Consider different strokes. It is obvious, or at least should be once you stop and think about it, that breaststroke utilises different muscles to free style. Just have a look at the body shapes of Olympic swimmers. The demands the strokes place on the wrist will change as shoulder position changes. Feathering of the hand through the water will also alter. Use this to your advantage. If one style is inflammatory, can you integrate another so that swimming fitness is maintained throughout recovery? There will be a way.
If you have been told to wear a splint or brace, can you swim with the splint on without posing a risk to how that injury will heal. Paddles can actually help protect a hand fracture, but need to be got used to.

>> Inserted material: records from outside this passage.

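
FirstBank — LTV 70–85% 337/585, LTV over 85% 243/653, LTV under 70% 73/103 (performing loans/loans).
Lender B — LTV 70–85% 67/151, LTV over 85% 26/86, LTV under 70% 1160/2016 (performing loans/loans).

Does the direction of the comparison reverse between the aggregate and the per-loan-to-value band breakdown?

LTV 70–85%: FirstBank 337/585 = 57.6%, Lender B 67/151 = 44.4% → FirstBank
LTV over 85%: FirstBank 243/653 = 37.2%, Lender B 26/86 = 30.2% → FirstBank
LTV under 70%: FirstBank 73/103 = 70.9%, Lender B 1160/2016 = 57.5% → FirstBank
Overall: FirstBank 653/1341 = 48.7%, Lender B 1253/2253 = 55.6% → Lender B
FirstBank wins each loan-to-value group but Lender B wins overall — the comparison reverses. FirstBank's loans skew toward LTV over 85%, which has a lower base rate.

Yes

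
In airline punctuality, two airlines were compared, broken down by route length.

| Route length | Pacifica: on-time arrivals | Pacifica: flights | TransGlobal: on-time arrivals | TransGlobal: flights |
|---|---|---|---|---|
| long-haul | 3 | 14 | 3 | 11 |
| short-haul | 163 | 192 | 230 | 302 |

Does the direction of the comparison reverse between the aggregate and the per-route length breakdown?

No

Long-haul: Pacifica 3/14 = 21.4%, TransGlobal 3/11 = 27.3% → TransGlobal
Short-haul: Pacifica 163/192 = 84.9%, TransGlobal 230/302 = 76.2% → Pacifica
Overall: Pacifica 166/206 = 80.6%, TransGlobal 233/313 = 74.4% → Pacifica
Neither sweeps: Pacifica wins 1 of 2 groups, TransGlobal wins 1. Pacifica wins overall but not every group — no Simpson reversal.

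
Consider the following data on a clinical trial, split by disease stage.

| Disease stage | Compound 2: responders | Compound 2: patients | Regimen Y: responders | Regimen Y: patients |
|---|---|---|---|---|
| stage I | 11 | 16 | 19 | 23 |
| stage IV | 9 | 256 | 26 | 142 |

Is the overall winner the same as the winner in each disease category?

Stage I: Compound 2 11/16 = 68.8%, Regimen Y 19/23 = 82.6% → Regimen Y
Stage IV: Compound 2 9/256 = 3.5%, Regimen Y 26/142 = 18.3% → Regimen Y
Overall: Compound 2 20/272 = 7.4%, Regimen Y 45/165 = 27.3% → Regimen Y
Regimen Y wins overall and in every disease group — no reversal.

Yes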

I have seen a couple of mallet finger injuries of late caused by hitting the wall too hard. One patient opted not to swim and COVID-19 closing the pool helped with that. The other was a keen open water swimmer. Stupidity personified given it is winter here and the bay sits at around 14 degrees Celsius. However, I'm not judging, really.
The answer here was working out a solid taping protocol both over and under the splint. We also spent some time discussing skin care as the risk of maceration and subsequent skin breakdown was high. Finally, we practiced donning and doffing the splint in the clinic until it could be done confidently without me saying a word.
Water exercise is important for so many reasons. The act of immersion itself can be healing, offering pressure differentials and sensory stimulation, that can reduce oedema, sensitivity, and pain. If you need to get back in the swim, I'm pretty confident that with the right advice, you can.